A Morse Transform for Drug Discovery
Alexander M. Tanaka, Aras T. Asaad, Richard Cooper, Vidit Nanda
TL;DR
This work addresses ligand-based virtual screening under data scarcity by introducing a topology-driven descriptor based on piecewise-linear Morse theory. Ligands are modeled as pruned Delaunay complexes and analyzed across many directions to produce a 72-dimensional Morse feature vector that captures boundary topology via the Morse data of critical points; a lightweight classifier (LightGBM) is then used for binary active/decoy ranking. Chemistry-aware extensions further boost performance, achieving state-of-the-art AUROC on DUD-E (up to $0.97\pm0.03$) and strong results on MUV (up to $0.74\pm0.12$), while maintaining interpretability and scalability. The approach shows robustness to sampling depth and directional resolution, and demonstrates that explicit geometric-topological descriptors can rival or surpass deep learning methods in LBVS with far fewer training examples.
Abstract
We introduce a new ligand-based virtual screening (LBVS) framework that uses piecewise linear (PL) Morse theory to predict ligand binding potential.
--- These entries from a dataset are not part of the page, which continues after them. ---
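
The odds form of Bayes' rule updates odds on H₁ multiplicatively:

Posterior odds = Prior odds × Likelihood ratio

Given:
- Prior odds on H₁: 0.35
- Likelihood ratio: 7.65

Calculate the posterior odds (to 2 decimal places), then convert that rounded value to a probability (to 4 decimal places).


Step 1: Calculate posterior odds
Posterior odds = Prior odds × LR
               = 0.35 × 7.65
               = 2.68

Step 2: Convert to probability
P(H₁|E) = Posterior odds / (1 + Posterior odds)
       = 2.68 / (1 + 2.68)
       = 2.68 / 3.68
       = 0.7283

The evidence increased P(H₁) from 0.2593 to 0.7283.


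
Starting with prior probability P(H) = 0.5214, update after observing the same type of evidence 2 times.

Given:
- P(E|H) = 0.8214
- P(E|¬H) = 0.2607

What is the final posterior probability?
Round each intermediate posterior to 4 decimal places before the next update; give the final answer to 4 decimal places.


Sequential Bayesian updating:

Initial prior: P(H) = 0.5214

Update 1:
  P(E) = 0.8214 × 0.5214 + 0.2607 × 0.4786 = 0.42827796 + 0.12477102 = 0.55304898
  P(H|E) = 0.42827796 / 0.55304898 = 0.7744

Update 2:
  P(E) = 0.8214 × 0.7744 + 0.2607 × 0.2256 = 0.63609216 + 0.05881392 = 0.69490608
  P(H|E) = 0.63609216 / 0.69490608 = 0.9154

Final posterior: 0.9154


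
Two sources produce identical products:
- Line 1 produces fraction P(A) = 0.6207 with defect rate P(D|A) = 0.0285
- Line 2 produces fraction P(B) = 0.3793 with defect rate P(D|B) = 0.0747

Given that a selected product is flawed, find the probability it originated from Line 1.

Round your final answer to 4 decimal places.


Let A = from Line 1, D = flawed

Given:
- P(A) = 0.6207, P(B) = 0.3793
- P(D|A) = 0.0285, P(D|B) = 0.0747

Step 1: Find P(D)
P(D) = P(D|A)P(A) + P(D|B)P(B)
     = 0.0285 × 0.6207 + 0.0747 × 0.3793
     = 0.01768995 + 0.02833371
     = 0.04602366

Step 2: Apply Bayes' theorem
P(A|D) = P(D|A)P(A) / P(D)
       = 0.01768995 / 0.04602366
       = 0.3844


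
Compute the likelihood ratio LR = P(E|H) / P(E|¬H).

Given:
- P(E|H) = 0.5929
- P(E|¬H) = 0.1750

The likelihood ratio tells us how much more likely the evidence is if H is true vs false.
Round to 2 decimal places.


Likelihood Ratio (LR) = P(E|H) / P(E|¬H)

LR = 0.5929 / 0.1750
   = 3.39

The evidence is 3.39 times more likely if H is true than if H is false.
LR > 1, so observing E raises the odds in favor of H.


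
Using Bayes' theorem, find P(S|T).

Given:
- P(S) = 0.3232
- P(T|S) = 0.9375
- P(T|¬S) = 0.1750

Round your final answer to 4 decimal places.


Bayes' theorem: P(S|T) = P(T|S) × P(S) / P(T)

Step 1: Calculate P(T) using law of total probability
P(T) = P(T|S)P(S) + P(T|¬S)P(¬S)
     = 0.9375 × 0.3232 + 0.1750 × 0.6768
     = 0.30300000 + 0.11844000
     = 0.42144000

Step 2: Apply Bayes' theorem
P(S|T) = P(T|S) × P(S) / P(T)
       = 0.30300000 / 0.42144000
       = 0.7190


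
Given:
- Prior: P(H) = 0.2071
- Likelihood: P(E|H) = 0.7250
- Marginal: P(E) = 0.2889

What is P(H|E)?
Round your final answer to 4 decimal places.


Using Bayes' theorem:

P(H|E) = P(E|H) × P(H) / P(E)
       = 0.7250 × 0.2071 / 0.2889
       = 0.15014750 / 0.2889
       = 0.5197

The evidence strengthens our belief in H.
Prior: 0.2071 → Posterior: 0.5197


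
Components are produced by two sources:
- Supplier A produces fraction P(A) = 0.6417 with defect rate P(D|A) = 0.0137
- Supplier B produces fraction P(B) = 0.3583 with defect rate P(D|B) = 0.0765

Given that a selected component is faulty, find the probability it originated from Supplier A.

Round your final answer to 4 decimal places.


Let A = from Supplier A, D = faulty

Given:
- P(A) = 0.6417, P(B) = 0.3583
- P(D|A) = 0.0137, P(D|B) = 0.0765

Step 1: Find P(D)
P(D) = P(D|A)P(A) + P(D|B)P(B)
     = 0.0137 × 0.6417 + 0.0765 × 0.3583
     = 0.00879129 + 0.02740995
     = 0.03620124

Step 2: Apply Bayes' theorem
P(A|D) = P(D|A)P(A) / P(D)
       = 0.00879129 / 0.03620124
       = 0.2428


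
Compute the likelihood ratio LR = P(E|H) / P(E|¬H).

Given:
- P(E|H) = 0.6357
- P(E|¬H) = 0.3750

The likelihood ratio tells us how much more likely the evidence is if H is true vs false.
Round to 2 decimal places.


Likelihood Ratio (LR) = P(E|H) / P(E|¬H)

LR = 0.6357 / 0.3750
   = 1.70

The evidence is 1.70 times more likely if H is true than if H is false.
LR > 1, so observing E raises the odds in favor of H.


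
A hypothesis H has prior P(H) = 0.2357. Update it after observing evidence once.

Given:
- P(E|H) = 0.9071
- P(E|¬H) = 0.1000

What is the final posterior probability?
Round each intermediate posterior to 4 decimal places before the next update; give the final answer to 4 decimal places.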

We model ligands as simplicial complexes via a pruned Delaunay triangulation, and catalogue the critical points across multiple directional height functions. This produces a rich feature vector, consisting of crucial topological features -- peaks, troughs, and saddles -- that characterise ligand surfaces relevant to binding interactions. Unlike contemporary LBVS methods that rely on computationally-intensive deep neural networks, we require only a lightweight classifier. The Morse theoretic approach achieves state-of-the-art performance on standard datasets while offering an interpretable feature vector and scalable method for ligand prioritization in early-stage drug discovery.